The vote, scheduled for December 18 in the upper house the Bundesrat, looks as though it could fail as state leaders continue to revolt against the €8.5 billion in tax cuts. Two conservative premiers have vowed to vote against the package and Schleswig-Holstein premier Peter Harry Carstensen has even threatened to resign.
The federal government would shoulder €4.63 billion of the loss in revenue, Germany’s 16 states €2.28 billion and municipalities €1.57 billion. All of the states led by centre-right Christian Democratic-Free Democratic coalitions must vote for the measure, or it won’t pass.
While Carstensen continues to oppose its approval, fellow Christian Democrat Wulff gave in on Tuesday, saying that the package proposed by the new government coalition included “very, very many sensible things.”
Among the aspects of the bill Wulff supports are changes to the business inheritance tax, which insures that enterprises can continue without job loss.
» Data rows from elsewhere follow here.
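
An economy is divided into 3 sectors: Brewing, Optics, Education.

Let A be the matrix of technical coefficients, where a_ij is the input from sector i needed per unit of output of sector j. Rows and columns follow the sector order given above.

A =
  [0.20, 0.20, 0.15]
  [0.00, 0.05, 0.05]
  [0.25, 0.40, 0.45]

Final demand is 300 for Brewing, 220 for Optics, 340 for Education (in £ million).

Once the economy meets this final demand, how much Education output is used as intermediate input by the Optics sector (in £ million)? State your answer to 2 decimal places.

z_EO = 116.41

I − A =
  [   0.80    -0.20    -0.15]
  [   0.00     0.95    -0.05]
  [  -0.25    -0.40     0.55]
Cofactors of I−A, C_ij = (−1)^(i+j)·(minor ij) (rows/columns in the sector order above):
  C_11 = (0.95)(0.55) − (-0.05)(-0.40) = 0.5025
  C_12 = −[(0.00)(0.55) − (-0.05)(-0.25)] = 0.0125
  C_13 = (0.00)(-0.40) − (0.95)(-0.25) = 0.2375
  C_21 = −[(-0.20)(0.55) − (-0.15)(-0.40)] = 0.1700
  C_22 = (0.80)(0.55) − (-0.15)(-0.25) = 0.4025
  C_23 = −[(0.80)(-0.40) − (-0.20)(-0.25)] = 0.3700
  C_31 = (-0.20)(-0.05) − (-0.15)(0.95) = 0.1525
  C_32 = −[(0.80)(-0.05) − (-0.15)(0.00)] = 0.0400
  C_33 = (0.80)(0.95) − (-0.20)(0.00) = 0.7600
det(I−A) = Σ_j (I−A)_1j·C_1j = (0.80)(0.5025) + (-0.20)(0.0125) + (-0.15)(0.2375) = 0.363875
adj(I−A) = Cᵀ =
  [ 0.5025   0.1700   0.1525]
  [ 0.0125   0.4025   0.0400]
  [ 0.2375   0.3700   0.7600]
(I − A)⁻¹ = adj(I−A) / det(I−A) ≈
  [   1.3810     0.4672     0.4191]
  [   0.0344     1.1061     0.1099]
  [   0.6527     1.0168     2.0886]
First solve x = (I − A)⁻¹ d = adj(I−A)·d / det(I−A); in particular x_O = (0.0125·300 + 0.4025·220 + 0.0400·340) / 0.363875 = 105.90 / 0.363875 ≈ 291.0340.
Intermediate flow from E to O: z_EO = a_EO · x_O = 0.40 × 105.90 / 0.363875 = 42.36 / 0.363875 ≈ 116.41.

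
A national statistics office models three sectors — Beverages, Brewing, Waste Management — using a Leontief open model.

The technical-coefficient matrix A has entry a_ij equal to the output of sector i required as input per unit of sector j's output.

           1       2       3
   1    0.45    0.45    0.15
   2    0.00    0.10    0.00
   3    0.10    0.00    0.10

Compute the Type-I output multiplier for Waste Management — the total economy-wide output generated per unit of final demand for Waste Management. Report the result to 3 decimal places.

m_3 = 1.458

I − A =
  [   0.55    -0.45    -0.15]
  [   0.00     0.90     0.00]
  [  -0.10     0.00     0.90]
Cofactors of I−A, C_ij = (−1)^(i+j)·(minor ij) (rows/columns in the sector order above):
  C_11 = (0.90)(0.90) − (0.00)(0.00) = 0.8100
  C_12 = −[(0.00)(0.90) − (0.00)(-0.10)] = 0.0000
  C_13 = (0.00)(0.00) − (0.90)(-0.10) = 0.0900
  C_21 = −[(-0.45)(0.90) − (-0.15)(0.00)] = 0.4050
  C_22 = (0.55)(0.90) − (-0.15)(-0.10) = 0.4800
  C_23 = −[(0.55)(0.00) − (-0.45)(-0.10)] = 0.0450
  C_31 = (-0.45)(0.00) − (-0.15)(0.90) = 0.1350
  C_32 = −[(0.55)(0.00) − (-0.15)(0.00)] = 0.0000
  C_33 = (0.55)(0.90) − (-0.45)(0.00) = 0.4950
det(I−A) = Σ_j (I−A)_1j·C_1j = (0.55)(0.8100) + (-0.45)(0.0000) + (-0.15)(0.0900) = 0.4320
adj(I−A) = Cᵀ =
  [ 0.8100   0.4050   0.1350]
  [ 0.0000   0.4800   0.0000]
  [ 0.0900   0.0450   0.4950]
(I − A)⁻¹ = adj(I−A) / det(I−A) ≈
  [   1.8750     0.9375     0.3125]
  [   0.0000     1.1111     0.0000]
  [   0.2083     0.1042     1.1458]
The output multiplier for sector j is the column-j sum of the Leontief inverse (I − A)⁻¹ = adj(I−A) / det(I−A).
Column 3 of adj(I−A): (0.1350, 0.0000, 0.4950); det(I−A) = 0.4320.
m_3 = (0.1350 + 0.0000 + 0.4950) / 0.4320 = 0.63 / 0.4320 ≈ 1.458.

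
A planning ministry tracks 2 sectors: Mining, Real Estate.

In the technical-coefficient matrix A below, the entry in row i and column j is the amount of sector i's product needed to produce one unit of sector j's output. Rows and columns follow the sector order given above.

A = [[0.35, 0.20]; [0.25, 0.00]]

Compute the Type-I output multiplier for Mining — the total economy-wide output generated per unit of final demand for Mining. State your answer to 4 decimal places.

I − A =
  [   0.65    -0.20]
  [  -0.25     1.00]
det(I−A) = (0.65)(1.00) − (-0.20)(-0.25) = 0.6000
adj(I−A) = [[1.00, 0.20], [0.25, 0.65]]
(I − A)⁻¹ = adj(I−A) / det(I−A) ≈
  [   1.66667     0.33333]
  [   0.41667     1.08333]
The output multiplier for sector j is the column-j sum of the Leontief inverse (I − A)⁻¹ = adj(I−A) / det(I−A).
Column M of adj(I−A): (1.00, 0.25); det(I−A) = 0.6000.
m_M = (1.00 + 0.25) / 0.6000 = 1.25 / 0.6000 ≈ 2.0833.

m_M = 2.0833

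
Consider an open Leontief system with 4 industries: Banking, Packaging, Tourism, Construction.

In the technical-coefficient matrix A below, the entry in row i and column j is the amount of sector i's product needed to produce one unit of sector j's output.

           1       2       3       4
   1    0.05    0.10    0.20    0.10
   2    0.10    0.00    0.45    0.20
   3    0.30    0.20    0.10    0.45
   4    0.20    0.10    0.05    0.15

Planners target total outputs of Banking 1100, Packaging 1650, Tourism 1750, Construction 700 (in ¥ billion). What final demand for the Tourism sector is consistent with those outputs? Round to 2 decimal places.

I − A =
  [   0.95    -0.10    -0.20    -0.10]
  [  -0.10     1.00    -0.45    -0.20]
  [  -0.30    -0.20     0.90    -0.45]
  [  -0.20    -0.10    -0.05     0.85]
d = (I − A) x:
  d_1 = (+0.95)·1100 + (-0.10)·1650 + (-0.20)·1750 + (-0.10)·700 = 460.00
  d_2 = (-0.10)·1100 + (+1.00)·1650 + (-0.45)·1750 + (-0.20)·700 = 612.50
  d_3 = (-0.30)·1100 + (-0.20)·1650 + (+0.90)·1750 + (-0.45)·700 = 600.00
  d_4 = (-0.20)·1100 + (-0.10)·1650 + (-0.05)·1750 + (+0.85)·700 = 122.50

d_3 = 600.00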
Changes to corporate and family taxes are also in the interest of rebellious Carstensen’s northern of state Schleswig-Holstein, he added.
“We also find certain rules very sensible, such as the compensation for gas lines, which is helpful in northern Germany, and we find the relief for families good too,” Wulff said, adding that the resulting burden on state budgets was “ultimately bearable.”
Wulff’s own state of Lower Saxony is set to lose some €130 million if Merkel’s fiscal package passes, he said, but added that other economic stimulus actions could reduce this number.
“Then we would be foolish if we didn’t negotiate on this,” Wulff said, adding that there would be no special solution offered for Schleswig-Holstein.
But in an interview with daily Rheinische Post, Wulff rejected a suggestion by Merkel that the federal government provide extra educational funding for states in exchange for their vote to take the tax revenue hit.
Meanwhile his CDU colleague Helmut Rau, education minister for the also reluctant state of Baden-Württemberg welcomed the offer in an interview with the Berliner Zeitung.
“Every euro is welcome,” Rau said. “As education minister I won’t say no.”
Saxony’s CDU state premier Stanislaw Tillich also encouraged further federal compensation to make up for lost revenue.
Elements of the controversial fiscal package also include increased child benefits, reform business inheritance laws, corporate tax cuts and reduced value-added tax (VAT) in hotels and restaurants that would reduce revenues by an estimated €1 billion.
Meanwhile the President of the Federal Court of Auditors Dieter Engels said on Tuesday that there was no room for Germany to add to its mounting debt. He suggested that the government conduct a budgetary consoldiation rather than cut taxes. For example, the government wasted an excess of €1 billion in 2009 on expenses that could easily be eliminated, he said.